Ríos de gente
La crisis de los refugiados en Europa, con cientos de miles de personas caminando o navegando hacia las fronteras del sur o del este, está adquiriendo dimensiones bíblicas. Pero en la Biblia el pueblo elegido tenía una tierra prometida y se establecía en ella. O si era necesario exterminaba a los pueblos que ya estaban ocupando la tierra que Dios les había dado. Así llegaron los judíos de Egipto; así conquistaban las tierras los indígenas antes de la llegada de los europeos; así conquistaron los europeos las tierras americanas: a sangre y fuego.
En cambio los pueblos enteros que ahora se desplazan van desarmados, con una mano adelante y otra atrás. Son sirios, afganos, eritreos, iraquíes… Y llegan con niños, no con armas. Pero no son bienvenidos casi en ninguna parte. Además los desplazados del mundo antiguo se contaban por decenas de miles y los de hoy por millones.
Cualquiera que en algún momento de su vida haya tenido que irse, por miedo, de su país, sabe lo duro que es el exilio. Ya Dante, desterrado de Florencia, lo cantaba hablando de “lo salado que es el pan ajeno y lo duras que son de bajar y subir las escaleras de los otros”.
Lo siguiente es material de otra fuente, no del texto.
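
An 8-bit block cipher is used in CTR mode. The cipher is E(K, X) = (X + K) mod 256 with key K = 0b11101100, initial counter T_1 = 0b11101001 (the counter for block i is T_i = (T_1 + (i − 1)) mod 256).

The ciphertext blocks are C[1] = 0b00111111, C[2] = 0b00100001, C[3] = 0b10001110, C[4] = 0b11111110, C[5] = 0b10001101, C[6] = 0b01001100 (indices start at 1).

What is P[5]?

P[5] = 0b01010100

CTR decryption: S_i = E(K, T_i) where T_i is the counter for block i; P_i = C_i ⊕ S_i.
P[5]: T = 0b11101101, S = E(K, T) = 0b11011001; 0b10001101 ⊕ 0b11011001 = 0b01010100.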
¿Qué hacer con un mundo donde la pobreza, el fanatismo religioso, las guerras civiles, la violencia, lleva a millones a buscar una tierra más justa, menos pobre, más humana? En realidad nadie deja su casa, su lengua, su paisaje y sus amigos de buena gana. Casi todos los refugiados son hijos de la desesperación y no del oportunismo.
En Colombia hemos vivido algo parecido en los últimos decenios, con millones de desplazados (por la violencia y la pobreza). Colombia misma, en los cinturones de miseria de las ciudades, es toda ella un campo de refugiados. Pero al menos nuestros desplazados del campo hablan la misma lengua y creen en el mismo crucificado. La vieja Europa, en cambio, no está acostumbrada, desde la última guerra, a ver a millones sin techo y sin trabajo, casi sin qué comer, sin asistencia alguna. Y en Colombia el callo de la insensibilidad es grueso como el pellejo de un camello.
Así que lo que aquí es la rutina de nuestra indolencia, en Europa es la angustia y el miedo: la xenofobia, a veces; a veces la compasión. La generosidad más grande, al lado del rechazo. Una política en apariencia seca como Angela Merkel de repente se ha visto conmovida. Apoyándose en el impulso humanitario de algunos grupos de presión alemanes, ha dicho que Europa debe abrir sus puertas por razones humanitarias y porque el derecho de asilo es un principio básico de las naciones. “El mundo ve a Alemania como un país de esperanza y oportunidades. No siempre fue así”, recuerda. Los xenófobos se enfurecen.
Pero ¿cuántos refugiados es capaz de absorber Europa? ¿Diez millones, tal vez? ¿Y cuando sean treinta, cien, qué podrá hacer esa anómala península rica de la tierra? ¿Construir muros como Estados Unidos e Israel? Ya Hungría lo ha hecho. Algunas novelas futuristas hablan de una Francia dominada por musulmanes. De esas fantasías se nutre el miedo. ¿Será capaz la Europa de la Ilustración de educar a los refugiados de modo que vivan en el respeto y en la tolerancia? ¿Podrá asimilar otras religiones, otros colores de piel, otras culturas? Uno diría que sí, si camina por Kreuzberg, el barrio turco de Berlín. Uno diría que no, si va a los suburbios de París donde nacieron los terroristas de Charlie Hebdo.
Algunos de los problemas del medio oriente tienen orígenes en abusos colonialistas de Europa, hace más de un siglo. Es justo que Europa acoja al menos una porción de estos ríos humanos que huyen desesperados de las guerras de religión. Si Europa es solidaria y abierta, podrá demostrar efectivamente si sus ideales son sinceros y valen o no la pena de ser defendidos. Dice Szymborska: “Cierta gente huyendo de otra gente. / En cierto país bajo el sol / y bajo ciertas nubes. / Dejando atrás campos sembrados, ciertas gallinas, perros, / espejos en los que ahora solo el fuego se contempla.”